La préfecture (lire sa requête ci-dessous) qui rappelle enfin que "les activités de livraison et de retrait de commandes peuvent se poursuivre. En outre, des mesures de soutien économique vigoureuses sont mises en place pour les petits commerces, notamment ceux comptant moins de 50 salariés :
- élargissement du fonds de solidarité
- exonérations et reports de cotisations sociales
- prolongation du prêt garanti par l’État
- création des « prêts directs de l’État »

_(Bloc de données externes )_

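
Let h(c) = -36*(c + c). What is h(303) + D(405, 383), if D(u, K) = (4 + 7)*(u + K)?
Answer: -13148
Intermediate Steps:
h(c) = -72*c
D(u, K) = 11*K + 11*u (D(u, K) = 11*(K + u) = 11*K + 11*u)
h(303) + D(405, 383) = -72*303 + (11*383 + 11*405) = -21816 + (4213 + 4455) = -21816 + 8668 = -13148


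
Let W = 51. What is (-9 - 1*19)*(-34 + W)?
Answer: -476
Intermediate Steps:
(-9 - 1*19)*(-34 + W) = (-9 - 1*19)*(-34 + 51) = (-9 - 19)*17 = -28*17 = -476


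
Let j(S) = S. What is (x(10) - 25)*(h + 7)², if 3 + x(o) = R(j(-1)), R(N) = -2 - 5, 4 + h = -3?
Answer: 0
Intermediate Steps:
h = -7 (h = -4 - 3 = -7)
R(N) = -7
x(o) = -10 (x(o) = -3 - 7 = -10)
(x(10) - 25)*(h + 7)² = (-10 - 25)*(-7 + 7)² = -35*0² = -35*0 = 0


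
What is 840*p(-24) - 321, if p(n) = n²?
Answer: 483519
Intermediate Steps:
840*p(-24) - 321 = 840*(-24)² - 321 = 840*576 - 321 = 483840 - 321 = 483519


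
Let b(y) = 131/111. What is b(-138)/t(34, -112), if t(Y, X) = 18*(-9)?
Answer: -131/17982 ≈ -0.0072851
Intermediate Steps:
t(Y, X) = -162
b(y) = 131/111 (b(y) = 131*(1/111) = 131/111)
b(-138)/t(34, -112) = (131/111)/(-162) = (131/111)*(-1/162) = -131/17982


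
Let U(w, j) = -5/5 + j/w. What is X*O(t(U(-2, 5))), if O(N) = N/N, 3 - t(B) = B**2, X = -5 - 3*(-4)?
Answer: 7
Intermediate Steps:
X = 7 (X = -5 + 12 = 7)
U(w, j) = -1 + j/w (U(w, j) = -5*1/5 + j/w = -1 + j/w)
t(B) = 3 - B**2
O(N) = 1
X*O(t(U(-2, 5))) = 7*1 = 7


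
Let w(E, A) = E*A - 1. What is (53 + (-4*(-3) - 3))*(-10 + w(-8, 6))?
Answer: -3658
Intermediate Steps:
w(E, A) = -1 + A*E (w(E, A) = A*E - 1 = -1 + A*E)
(53 + (-4*(-3) - 3))*(-10 + w(-8, 6)) = (53 + (-4*(-3) - 3))*(-10 + (-1 + 6*(-8))) = (53 + (12 - 3))*(-10 + (-1 - 48)) = (53 + 9)*(-10 - 49) = 62*(-59) = -3658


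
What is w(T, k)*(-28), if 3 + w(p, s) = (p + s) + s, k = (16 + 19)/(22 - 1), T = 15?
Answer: -1288/3 ≈ -429.33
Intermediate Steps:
k = 5/3 (k = 35/21 = 35*(1/21) = 5/3 ≈ 1.6667)
w(p, s) = -3 + p + 2*s (w(p, s) = -3 + ((p + s) + s) = -3 + (p + 2*s) = -3 + p + 2*s)
w(T, k)*(-28) = (-3 + 15 + 2*(5/3))*(-28) = (-3 + 15 + 10/3)*(-28) = (46/3)*(-28) = -1288/3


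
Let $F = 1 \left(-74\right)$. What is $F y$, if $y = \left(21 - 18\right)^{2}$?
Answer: $-666$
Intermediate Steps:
$y = 9$ ($y = 3^{2} = 9$)
$F = -74$
$F y = \left(-74\right) 9 = -666$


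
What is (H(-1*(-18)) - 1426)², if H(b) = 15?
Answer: 1990921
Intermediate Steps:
(H(-1*(-18)) - 1426)² = (15 - 1426)² = (-1411)² = 1990921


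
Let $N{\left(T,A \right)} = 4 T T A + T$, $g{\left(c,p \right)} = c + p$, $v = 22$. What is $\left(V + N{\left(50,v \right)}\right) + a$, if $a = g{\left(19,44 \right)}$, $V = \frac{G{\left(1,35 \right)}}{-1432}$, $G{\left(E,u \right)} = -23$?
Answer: $\frac{315201839}{1432} \approx 2.2011 \cdot 10^{5}$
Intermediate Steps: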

- prise en charge des loyers"
Requête préfectorale contre l'arrêté municipal pro-commerces de Éric Straumann by Vincent Ballester on Scribd
Jean Rottner, maire de Mulhouse, ancien urgentiste, bien connu pour ses prises de position en faveur des mesures sanitaires les plus rigoureuses possibles, en appelle lui aussi au gouvernement. Contacté par de nombreux petits commerçants, il demande à Bruno Lemaire, ministre de l'économie et à Jean Castex, Premier ministre de faire quelque chose. "Vous connaissez mon engagement sans faille contre le coronavirus, précise-t-il dans un message vidéo, dans la région grand est. Vous avez pris de nouvelles dispositions nécessaires et parmi elles certaines concernent le petit commerce, elles sont incomprises. Les petits commerçants ne comprennent pas que la grande distribution puisse continuer son activité et pas eux. Cette colère, elle s'exprime dans les messages qu'ils m'adressent, je vous demande de les entendre et de prendre les dispositions nécessaires, si elle sont possibles, pour leur permettre de reprendre un minimum d'activité."
L'arrêté municipal du maire de Colmar sera devant le tribunal administratif de Strasbourg le mardi 2 novembre.